Kristi Noem (quoted on federal enforcement activity)
South Dakota Governor Kristi Noem publicly described the federal response as large-scale; that characterization reflects the heightened federal involvement but does not itself document specific cases of wrongdoing at the centers inspected this week.
“The Administration for Children and Families sends some $185 million in child care funds to Minnesota annually.”
Alex Adams, Administration for Children and Families (statement)
HHS messaging highlighted the dollar scale of federal support flowing to Minnesota’s child-care system and explained the rationale for seeking verification of recipients before releasing additional funds.
Unconfirmed
- Which four of the nine centers are under ongoing investigation has not been disclosed publicly by DCYF; the nature and scope of those investigations remain unspecified.
- The viral video’s broader claim that numerous centers were systematically billing while not providing services lacks corroboration in publicly available records cited by state regulators and CBS Minnesota’s review.

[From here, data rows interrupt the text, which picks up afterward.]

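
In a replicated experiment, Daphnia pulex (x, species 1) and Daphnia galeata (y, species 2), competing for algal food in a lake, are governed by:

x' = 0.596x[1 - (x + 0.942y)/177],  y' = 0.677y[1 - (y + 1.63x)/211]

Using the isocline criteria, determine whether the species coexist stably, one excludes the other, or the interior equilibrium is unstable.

unstable coexistence (outcome depends on initial conditions)

Compare the nullcline intercepts: K1/α12 = 177/0.942 = 188 < K2 = 211; K2/α21 = 211/1.63 = 129 < K1 = 177.
Since both are reversed, neither can invade when rare; the interior point is a saddle.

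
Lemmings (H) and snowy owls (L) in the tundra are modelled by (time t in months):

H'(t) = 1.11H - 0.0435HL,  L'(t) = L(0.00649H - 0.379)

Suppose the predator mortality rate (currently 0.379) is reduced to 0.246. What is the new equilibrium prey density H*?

At the interior fixed point, setting dL/dt = 0 with L > 0 fixes H* = (predator death rate)/(HL coefficient) — independent of the other coefficients.
With the change, H* = 0.246/0.00649 = 37.9; it falls from 58.4.

H* ≈ 37.9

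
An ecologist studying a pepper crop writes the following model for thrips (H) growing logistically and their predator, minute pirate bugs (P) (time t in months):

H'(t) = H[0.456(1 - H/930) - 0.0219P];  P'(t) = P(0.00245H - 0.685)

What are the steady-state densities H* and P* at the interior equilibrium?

H* ≈ 280, P* ≈ 14.6

From dP/dt = 0 with P > 0: 0.00245H* = 0.685, so H* = 280.
Substitute into dH/dt = 0: 0.456(1 - 280/930) = 0.0219P*.
The bracket is 0.699, giving P* = 0.319/0.0219 = 14.6.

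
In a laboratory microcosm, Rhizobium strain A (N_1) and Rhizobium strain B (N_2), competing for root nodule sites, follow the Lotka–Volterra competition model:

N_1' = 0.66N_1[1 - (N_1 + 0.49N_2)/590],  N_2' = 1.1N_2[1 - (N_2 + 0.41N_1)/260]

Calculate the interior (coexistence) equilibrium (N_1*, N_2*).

N_1* ≈ 579, N_2* ≈ 22.7

Setting both brackets to zero gives the nullclines N_1 + 0.49N_2 = 590 and 0.41N_1 + N_2 = 260.
Substituting N_2 = 260 - 0.41N_1 into the first: N_1(1 - 0.49·0.41) = 590 - 0.49·260.
So N_1* = 463/0.799 = 579, and then N_2* = 260 - 0.41·579 = 22.7.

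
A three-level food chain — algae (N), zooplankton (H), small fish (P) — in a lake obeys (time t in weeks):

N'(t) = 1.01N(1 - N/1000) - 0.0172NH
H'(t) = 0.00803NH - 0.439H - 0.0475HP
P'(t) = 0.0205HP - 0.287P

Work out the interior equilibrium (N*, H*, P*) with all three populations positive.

N* ≈ 762, H* ≈ 14, P* ≈ 120

From dP/dt = 0: 0.0205H* = 0.287, so H* = 14.
From dN/dt = 0: 1.01(1 - N*/1000) = 0.0172·14, giving N* = 1000·(1 - 0.238) = 762.
From dH/dt = 0: 0.00803·762 - 0.439 = 0.0475P*, so P* = 5.68/0.0475 = 120.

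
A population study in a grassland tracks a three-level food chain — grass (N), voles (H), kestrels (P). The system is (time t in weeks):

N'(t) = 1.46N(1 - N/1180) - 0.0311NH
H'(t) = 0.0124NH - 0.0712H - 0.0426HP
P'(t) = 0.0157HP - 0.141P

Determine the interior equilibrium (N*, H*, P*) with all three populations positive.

N* ≈ 954, H* ≈ 8.98, P* ≈ 276

From dP/dt = 0: 0.0157H* = 0.141, so H* = 8.98.
From dN/dt = 0: 1.46(1 - N*/1180) = 0.0311·8.98, giving N* = 1180·(1 - 0.191) = 954.
From dH/dt = 0: 0.0124·954 - 0.0712 = 0.0426P*, so P* = 11.8/0.0426 = 276.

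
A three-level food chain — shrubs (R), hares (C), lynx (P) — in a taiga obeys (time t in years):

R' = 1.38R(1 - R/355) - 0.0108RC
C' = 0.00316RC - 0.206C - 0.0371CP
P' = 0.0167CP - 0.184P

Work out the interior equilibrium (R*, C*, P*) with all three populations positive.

R* ≈ 324, C* ≈ 11, P* ≈ 22.1

From dP/dt = 0: 0.0167C* = 0.184, so C* = 11.
From dR/dt = 0: 1.38(1 - R*/355) = 0.0108·11, giving R* = 355·(1 - 0.0862) = 324.
From dC/dt = 0: 0.00316·324 - 0.206 = 0.0371P*, so P* = 0.819/0.0371 = 22.1.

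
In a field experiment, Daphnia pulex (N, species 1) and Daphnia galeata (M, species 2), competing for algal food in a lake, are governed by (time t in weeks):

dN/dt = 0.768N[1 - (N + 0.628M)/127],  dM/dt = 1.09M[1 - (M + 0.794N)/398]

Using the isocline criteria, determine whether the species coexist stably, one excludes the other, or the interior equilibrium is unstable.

Compare the nullcline intercepts: K1/α12 = 127/0.628 = 202 < K2 = 398; K2/α21 = 398/0.794 = 501 > K1 = 127.
Since the inequalities point opposite ways, species 2 can invade but species 1 cannot.

species 2 excludes species 1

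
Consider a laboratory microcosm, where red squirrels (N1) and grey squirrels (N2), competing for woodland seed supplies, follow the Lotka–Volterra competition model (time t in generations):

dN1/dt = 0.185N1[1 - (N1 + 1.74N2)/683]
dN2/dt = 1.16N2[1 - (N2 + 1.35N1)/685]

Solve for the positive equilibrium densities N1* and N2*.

Setting both brackets to zero gives the nullclines N1 + 1.74N2 = 683 and 1.35N1 + N2 = 685.
Substituting N2 = 685 - 1.35N1 into the first: N1(1 - 1.74·1.35) = 683 - 1.74·685.
So N1* = -509/-1.35 = 377, and then N2* = 685 - 1.35·377 = 176.

N1* ≈ 377, N2* ≈ 176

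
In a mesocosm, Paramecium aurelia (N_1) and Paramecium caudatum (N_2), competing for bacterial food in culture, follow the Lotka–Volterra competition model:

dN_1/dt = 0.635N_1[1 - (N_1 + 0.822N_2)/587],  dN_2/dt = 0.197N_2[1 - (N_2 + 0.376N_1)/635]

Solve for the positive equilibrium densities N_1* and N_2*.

Setting both brackets to zero gives the nullclines N_1 + 0.822N_2 = 587 and 0.376N_1 + N_2 = 635.
Substituting N_2 = 635 - 0.376N_1 into the first: N_1(1 - 0.822·0.376) = 587 - 0.822·635.
So N_1* = 65/0.691 = 94.1, and then N_2* = 635 - 0.376·94.1 = 600.

N_1* ≈ 94.1, N_2* ≈ 600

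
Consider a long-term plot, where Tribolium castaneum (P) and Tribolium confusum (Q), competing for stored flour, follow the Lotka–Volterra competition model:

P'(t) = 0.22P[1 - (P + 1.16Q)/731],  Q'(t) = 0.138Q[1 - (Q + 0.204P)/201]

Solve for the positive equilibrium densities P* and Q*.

P* ≈ 652, Q* ≈ 68

Setting both brackets to zero gives the nullclines P + 1.16Q = 731 and 0.204P + Q = 201.
Substituting Q = 201 - 0.204P into the first: P(1 - 1.16·0.204) = 731 - 1.16·201.
So P* = 498/0.763 = 652, and then Q* = 201 - 0.204·652 = 68.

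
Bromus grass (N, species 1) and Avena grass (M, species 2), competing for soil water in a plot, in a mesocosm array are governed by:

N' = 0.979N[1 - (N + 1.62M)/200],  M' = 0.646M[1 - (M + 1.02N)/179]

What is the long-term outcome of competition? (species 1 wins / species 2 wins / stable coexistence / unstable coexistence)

Compare the nullcline intercepts: K1/α12 = 200/1.62 = 123 < K2 = 179; K2/α21 = 179/1.02 = 175 < K1 = 200.
Since both are reversed, neither can invade when rare; the interior point is a saddle.

unstable coexistence (outcome depends on initial conditions)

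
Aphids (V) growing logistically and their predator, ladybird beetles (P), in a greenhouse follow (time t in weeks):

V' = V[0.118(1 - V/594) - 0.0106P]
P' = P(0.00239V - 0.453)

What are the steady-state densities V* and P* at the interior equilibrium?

From dP/dt = 0 with P > 0: 0.00239V* = 0.453, so V* = 190.
Substitute into dV/dt = 0: 0.118(1 - 190/594) = 0.0106P*.
The bracket is 0.681, giving P* = 0.0803/0.0106 = 7.58.

V* ≈ 190, P* ≈ 7.58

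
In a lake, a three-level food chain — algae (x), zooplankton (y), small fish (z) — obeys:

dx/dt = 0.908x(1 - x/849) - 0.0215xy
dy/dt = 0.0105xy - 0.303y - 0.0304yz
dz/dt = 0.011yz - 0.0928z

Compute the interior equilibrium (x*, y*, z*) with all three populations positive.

x* ≈ 679, y* ≈ 8.44, z* ≈ 225

From dz/dt = 0: 0.011y* = 0.0928, so y* = 8.44.
From dx/dt = 0: 0.908(1 - x*/849) = 0.0215·8.44, giving x* = 849·(1 - 0.2) = 679.
From dy/dt = 0: 0.0105·679 - 0.303 = 0.0304z*, so z* = 6.83/0.0304 = 225.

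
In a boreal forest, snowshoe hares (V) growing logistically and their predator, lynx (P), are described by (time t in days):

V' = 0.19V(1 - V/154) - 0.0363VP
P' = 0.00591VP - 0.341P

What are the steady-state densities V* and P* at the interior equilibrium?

V* ≈ 57.7, P* ≈ 3.27

From dP/dt = 0 with P > 0: 0.00591V* = 0.341, so V* = 57.7.
Substitute into dV/dt = 0: 0.19(1 - 57.7/154) = 0.0363P*.
The bracket is 0.625, giving P* = 0.119/0.0363 = 3.27.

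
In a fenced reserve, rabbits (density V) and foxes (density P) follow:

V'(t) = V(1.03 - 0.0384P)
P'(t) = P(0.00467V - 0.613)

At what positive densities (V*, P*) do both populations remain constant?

Set dP/dt = 0 with P > 0: 0.00467V - 0.613 = 0, so V* = 0.613/0.00467 = 131.
Set dV/dt = 0 with V > 0: 1.03 - 0.0384P = 0, so P* = 1.03/0.0384 = 26.8.

V* ≈ 131, P* ≈ 26.8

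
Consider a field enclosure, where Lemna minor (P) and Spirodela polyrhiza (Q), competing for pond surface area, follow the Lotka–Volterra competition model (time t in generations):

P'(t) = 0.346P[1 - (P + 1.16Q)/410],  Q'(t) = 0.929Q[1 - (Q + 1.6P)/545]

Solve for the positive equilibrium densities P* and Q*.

P* ≈ 260, Q* ≈ 130

Setting both brackets to zero gives the nullclines P + 1.16Q = 410 and 1.6P + Q = 545.
Substituting Q = 545 - 1.6P into the first: P(1 - 1.16·1.6) = 410 - 1.16·545.
So P* = -222/-0.856 = 260, and then Q* = 545 - 1.6·260 = 130.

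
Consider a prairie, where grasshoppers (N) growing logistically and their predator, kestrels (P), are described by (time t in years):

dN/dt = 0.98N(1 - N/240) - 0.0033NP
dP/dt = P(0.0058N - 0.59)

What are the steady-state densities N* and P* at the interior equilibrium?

From dP/dt = 0 with P > 0: 0.0058N* = 0.59, so N* = 102.
Substitute into dN/dt = 0: 0.98(1 - 102/240) = 0.0033P*.
The bracket is 0.576, giving P* = 0.565/0.0033 = 171.

N* ≈ 102, P* ≈ 171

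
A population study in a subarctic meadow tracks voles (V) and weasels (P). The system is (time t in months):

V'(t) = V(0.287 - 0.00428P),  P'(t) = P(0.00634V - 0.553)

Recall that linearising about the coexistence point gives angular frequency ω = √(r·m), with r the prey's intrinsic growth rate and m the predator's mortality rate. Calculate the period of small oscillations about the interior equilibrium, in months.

T ≈ 15.8 months

Here r = 0.287 and m = 0.553, so r·m = 0.159.
ω = √0.159 = 0.398 per month, hence T = 2π/ω ≈ 15.8 months.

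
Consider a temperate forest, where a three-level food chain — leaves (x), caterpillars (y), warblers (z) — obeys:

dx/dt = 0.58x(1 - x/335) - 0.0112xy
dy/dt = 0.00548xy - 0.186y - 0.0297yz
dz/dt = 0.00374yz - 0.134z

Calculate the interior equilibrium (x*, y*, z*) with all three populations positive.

x* ≈ 103, y* ≈ 35.8, z* ≈ 12.8

From dz/dt = 0: 0.00374y* = 0.134, so y* = 35.8.
From dx/dt = 0: 0.58(1 - x*/335) = 0.0112·35.8, giving x* = 335·(1 - 0.692) = 103.
From dy/dt = 0: 0.00548·103 - 0.186 = 0.0297z*, so z* = 0.38/0.0297 = 12.8.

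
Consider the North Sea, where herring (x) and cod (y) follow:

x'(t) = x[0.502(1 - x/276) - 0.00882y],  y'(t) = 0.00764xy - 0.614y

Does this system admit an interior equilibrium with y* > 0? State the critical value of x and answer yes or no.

The predator equation gives dy/dt > 0 only when x > 0.614/0.00764 = 80.4.
Without the predator, x → K = 276. Since 276 > 80.4, the predator can invade and persist.

Threshold x = 80.4; K > 80.4, so yes, the predator persists.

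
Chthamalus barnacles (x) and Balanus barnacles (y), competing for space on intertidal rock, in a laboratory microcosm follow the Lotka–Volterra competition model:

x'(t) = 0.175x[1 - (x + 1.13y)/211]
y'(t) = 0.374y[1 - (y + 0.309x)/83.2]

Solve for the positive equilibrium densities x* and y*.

Setting both brackets to zero gives the nullclines x + 1.13y = 211 and 0.309x + y = 83.2.
Substituting y = 83.2 - 0.309x into the first: x(1 - 1.13·0.309) = 211 - 1.13·83.2.
So x* = 117/0.651 = 180, and then y* = 83.2 - 0.309·180 = 27.7.

x* ≈ 180, y* ≈ 27.7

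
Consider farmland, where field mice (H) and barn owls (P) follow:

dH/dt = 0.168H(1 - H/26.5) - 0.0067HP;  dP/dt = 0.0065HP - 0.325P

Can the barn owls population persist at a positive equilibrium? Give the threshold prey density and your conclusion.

The predator equation gives dP/dt > 0 only when H > 0.325/0.0065 = 50.
Without the predator, H → K = 26.5. Since 26.5 < 50, the predator cannot invade.

Threshold H = 50; K < 50, so no, the predator goes extinct.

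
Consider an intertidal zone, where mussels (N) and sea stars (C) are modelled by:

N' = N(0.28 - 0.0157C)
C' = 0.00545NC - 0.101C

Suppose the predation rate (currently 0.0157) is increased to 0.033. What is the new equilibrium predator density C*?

At the interior fixed point, setting dN/dt = 0 with N > 0 fixes C* = (prey growth rate)/(NC coefficient) — independent of the other coefficients.
With the change, C* = 0.28/0.033 = 8.48; it falls from 17.8.

C* ≈ 8.48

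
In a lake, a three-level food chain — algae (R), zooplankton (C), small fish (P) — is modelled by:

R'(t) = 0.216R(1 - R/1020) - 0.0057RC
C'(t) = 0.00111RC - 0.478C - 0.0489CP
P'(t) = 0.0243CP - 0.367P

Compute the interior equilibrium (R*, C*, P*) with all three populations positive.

From dP/dt = 0: 0.0243C* = 0.367, so C* = 15.1.
From dR/dt = 0: 0.216(1 - R*/1020) = 0.0057·15.1, giving R* = 1020·(1 - 0.399) = 613.
From dC/dt = 0: 0.00111·613 - 0.478 = 0.0489P*, so P* = 0.203/0.0489 = 4.15.

R* ≈ 613, C* ≈ 15.1, P* ≈ 4.15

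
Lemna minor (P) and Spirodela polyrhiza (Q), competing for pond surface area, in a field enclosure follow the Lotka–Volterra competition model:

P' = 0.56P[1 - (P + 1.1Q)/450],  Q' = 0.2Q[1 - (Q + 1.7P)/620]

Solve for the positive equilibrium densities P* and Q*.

P* ≈ 267, Q* ≈ 167

Setting both brackets to zero gives the nullclines P + 1.1Q = 450 and 1.7P + Q = 620.
Substituting Q = 620 - 1.7P into the first: P(1 - 1.1·1.7) = 450 - 1.1·620.
So P* = -232/-0.87 = 267, and then Q* = 620 - 1.7·267 = 167.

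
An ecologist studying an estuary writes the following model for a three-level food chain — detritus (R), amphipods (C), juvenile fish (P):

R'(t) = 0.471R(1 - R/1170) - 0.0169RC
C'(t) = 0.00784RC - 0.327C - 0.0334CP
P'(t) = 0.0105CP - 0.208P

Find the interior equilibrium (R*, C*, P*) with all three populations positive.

From dP/dt = 0: 0.0105C* = 0.208, so C* = 19.8.
From dR/dt = 0: 0.471(1 - R*/1170) = 0.0169·19.8, giving R* = 1170·(1 - 0.711) = 338.
From dC/dt = 0: 0.00784·338 - 0.327 = 0.0334P*, so P* = 2.33/0.0334 = 69.6.

R* ≈ 338, C* ≈ 19.8, P* ≈ 69.6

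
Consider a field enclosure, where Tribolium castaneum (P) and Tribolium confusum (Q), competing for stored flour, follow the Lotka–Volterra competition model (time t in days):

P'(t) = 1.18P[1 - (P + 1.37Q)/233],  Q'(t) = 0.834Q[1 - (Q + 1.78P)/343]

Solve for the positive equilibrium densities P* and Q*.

P* ≈ 165, Q* ≈ 49.9

Setting both brackets to zero gives the nullclines P + 1.37Q = 233 and 1.78P + Q = 343.
Substituting Q = 343 - 1.78P into the first: P(1 - 1.37·1.78) = 233 - 1.37·343.
So P* = -237/-1.44 = 165, and then Q* = 343 - 1.78·165 = 49.9.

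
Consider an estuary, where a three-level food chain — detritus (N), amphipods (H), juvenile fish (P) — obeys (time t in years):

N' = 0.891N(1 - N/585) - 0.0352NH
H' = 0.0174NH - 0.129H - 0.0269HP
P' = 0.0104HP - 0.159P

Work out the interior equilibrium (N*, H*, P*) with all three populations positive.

N* ≈ 232, H* ≈ 15.3, P* ≈ 145

From dP/dt = 0: 0.0104H* = 0.159, so H* = 15.3.
From dN/dt = 0: 0.891(1 - N*/585) = 0.0352·15.3, giving N* = 585·(1 - 0.604) = 232.
From dH/dt = 0: 0.0174·232 - 0.129 = 0.0269P*, so P* = 3.9/0.0269 = 145.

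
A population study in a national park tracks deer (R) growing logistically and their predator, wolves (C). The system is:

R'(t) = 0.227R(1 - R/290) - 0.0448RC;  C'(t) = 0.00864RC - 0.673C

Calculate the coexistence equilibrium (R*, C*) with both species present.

R* ≈ 77.9, C* ≈ 3.71

From dC/dt = 0 with C > 0: 0.00864R* = 0.673, so R* = 77.9.
Substitute into dR/dt = 0: 0.227(1 - 77.9/290) = 0.0448C*.
The bracket is 0.731, giving C* = 0.166/0.0448 = 3.71.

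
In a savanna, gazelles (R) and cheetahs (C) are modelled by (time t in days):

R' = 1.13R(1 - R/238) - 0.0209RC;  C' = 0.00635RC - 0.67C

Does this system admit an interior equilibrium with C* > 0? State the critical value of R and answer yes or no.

Threshold R = 106; K > 106, so yes, the predator persists.

The predator equation gives dC/dt > 0 only when R > 0.67/0.00635 = 106.
Without the predator, R → K = 238. Since 238 > 106, the predator can invade and persist.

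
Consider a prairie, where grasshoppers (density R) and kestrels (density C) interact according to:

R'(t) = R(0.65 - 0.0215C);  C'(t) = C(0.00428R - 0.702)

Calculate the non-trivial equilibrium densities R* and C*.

Set dC/dt = 0 with C > 0: 0.00428R - 0.702 = 0, so R* = 0.702/0.00428 = 164.
Set dR/dt = 0 with R > 0: 0.65 - 0.0215C = 0, so C* = 0.65/0.0215 = 30.2.

R* ≈ 164, C* ≈ 30.2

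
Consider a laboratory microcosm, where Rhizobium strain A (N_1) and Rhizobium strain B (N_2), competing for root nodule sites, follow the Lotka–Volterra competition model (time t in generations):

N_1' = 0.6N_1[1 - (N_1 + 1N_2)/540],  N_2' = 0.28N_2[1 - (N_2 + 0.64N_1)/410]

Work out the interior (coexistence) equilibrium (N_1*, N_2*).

N_1* ≈ 361, N_2* ≈ 179

Setting both brackets to zero gives the nullclines N_1 + 1N_2 = 540 and 0.64N_1 + N_2 = 410.
Substituting N_2 = 410 - 0.64N_1 into the first: N_1(1 - 1·0.64) = 540 - 1·410.
So N_1* = 130/0.36 = 361, and then N_2* = 410 - 0.64·361 = 179.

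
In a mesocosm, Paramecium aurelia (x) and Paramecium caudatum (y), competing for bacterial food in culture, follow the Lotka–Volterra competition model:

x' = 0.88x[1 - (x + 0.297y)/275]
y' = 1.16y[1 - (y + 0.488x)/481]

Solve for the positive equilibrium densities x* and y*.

Setting both brackets to zero gives the nullclines x + 0.297y = 275 and 0.488x + y = 481.
Substituting y = 481 - 0.488x into the first: x(1 - 0.297·0.488) = 275 - 0.297·481.
So x* = 132/0.855 = 155, and then y* = 481 - 0.488·155 = 406.

x* ≈ 155, y* ≈ 406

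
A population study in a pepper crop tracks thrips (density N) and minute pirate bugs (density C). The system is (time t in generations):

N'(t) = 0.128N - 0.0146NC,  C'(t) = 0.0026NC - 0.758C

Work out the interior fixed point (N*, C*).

N* ≈ 292, C* ≈ 8.77

Set dC/dt = 0 with C > 0: 0.0026N - 0.758 = 0, so N* = 0.758/0.0026 = 292.
Set dN/dt = 0 with N > 0: 0.128 - 0.0146C = 0, so C* = 0.128/0.0146 = 8.77.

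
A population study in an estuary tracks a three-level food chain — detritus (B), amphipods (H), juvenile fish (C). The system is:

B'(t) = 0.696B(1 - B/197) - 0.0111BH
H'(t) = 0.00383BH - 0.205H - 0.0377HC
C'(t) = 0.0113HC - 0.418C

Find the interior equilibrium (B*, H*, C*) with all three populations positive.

B* ≈ 80.8, H* ≈ 37, C* ≈ 2.77

From dC/dt = 0: 0.0113H* = 0.418, so H* = 37.
From dB/dt = 0: 0.696(1 - B*/197) = 0.0111·37, giving B* = 197·(1 - 0.59) = 80.8.
From dH/dt = 0: 0.00383·80.8 - 0.205 = 0.0377C*, so C* = 0.104/0.0377 = 2.77.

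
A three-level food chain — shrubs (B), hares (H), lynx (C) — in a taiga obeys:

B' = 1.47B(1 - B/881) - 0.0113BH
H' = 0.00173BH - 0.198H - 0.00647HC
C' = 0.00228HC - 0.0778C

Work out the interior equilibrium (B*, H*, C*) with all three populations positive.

From dC/dt = 0: 0.00228H* = 0.0778, so H* = 34.1.
From dB/dt = 0: 1.47(1 - B*/881) = 0.0113·34.1, giving B* = 881·(1 - 0.262) = 650.
From dH/dt = 0: 0.00173·650 - 0.198 = 0.00647C*, so C* = 0.926/0.00647 = 143.

B* ≈ 650, H* ≈ 34.1, C* ≈ 143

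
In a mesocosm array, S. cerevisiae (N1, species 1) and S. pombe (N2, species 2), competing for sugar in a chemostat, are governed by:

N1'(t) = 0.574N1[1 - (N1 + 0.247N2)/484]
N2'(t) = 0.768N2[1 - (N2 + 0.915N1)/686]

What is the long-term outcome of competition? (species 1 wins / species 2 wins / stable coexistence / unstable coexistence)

stable coexistence

Compare the nullcline intercepts: K1/α12 = 484/0.247 = 1960 > K2 = 686; K2/α21 = 686/0.915 = 750 > K1 = 484.
Since both inequalities hold, each species can invade when rare, so the interior equilibrium is stable.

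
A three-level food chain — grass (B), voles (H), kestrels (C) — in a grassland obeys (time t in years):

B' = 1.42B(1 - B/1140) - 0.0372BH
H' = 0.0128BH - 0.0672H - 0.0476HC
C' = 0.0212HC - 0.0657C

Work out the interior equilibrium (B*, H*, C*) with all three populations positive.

B* ≈ 1050, H* ≈ 3.1, C* ≈ 280

From dC/dt = 0: 0.0212H* = 0.0657, so H* = 3.1.
From dB/dt = 0: 1.42(1 - B*/1140) = 0.0372·3.1, giving B* = 1140·(1 - 0.0812) = 1050.
From dH/dt = 0: 0.0128·1050 - 0.0672 = 0.0476C*, so C* = 13.3/0.0476 = 280.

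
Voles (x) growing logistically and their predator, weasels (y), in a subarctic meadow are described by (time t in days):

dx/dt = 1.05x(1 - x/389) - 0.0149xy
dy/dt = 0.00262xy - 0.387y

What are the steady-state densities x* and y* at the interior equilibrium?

x* ≈ 148, y* ≈ 43.7

From dy/dt = 0 with y > 0: 0.00262x* = 0.387, so x* = 148.
Substitute into dx/dt = 0: 1.05(1 - 148/389) = 0.0149y*.
The bracket is 0.62, giving y* = 0.651/0.0149 = 43.7.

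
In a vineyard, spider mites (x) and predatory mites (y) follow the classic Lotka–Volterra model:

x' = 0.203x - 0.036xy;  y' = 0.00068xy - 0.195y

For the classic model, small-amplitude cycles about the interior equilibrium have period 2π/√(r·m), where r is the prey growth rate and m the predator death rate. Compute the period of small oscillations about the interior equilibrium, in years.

Here r = 0.203 and m = 0.195, so r·m = 0.0396.
ω = √0.0396 = 0.199 per year, hence T = 2π/ω ≈ 31.6 years.

T ≈ 31.6 years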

- The full extent and outcomes of the DHS inspections conducted Dec. 29 — including whether they yielded evidence of criminal activity at inspected sites — have not been publicly released.
Bottom Line
State inspectors reported that nine Minnesota child-care centers named in a viral video were functioning when visited this week, and DCYF has opened additional reviews where questions remain. The episode has prompted rapid federal engagement, including Homeland Security site checks and a temporary pause on some federal child-care funds, raising both short-term disruption risks and long-term accountability questions.
For families and providers, the most immediate concern is continuity of care: verification processes and funding holds could strain small centers and complicate access for families who depend on subsidies. For policymakers, the challenge is twofold — to quickly address any verified misconduct while simultaneously strengthening routine oversight and support so that children and working families do not bear the costs of administrative or enforcement actions.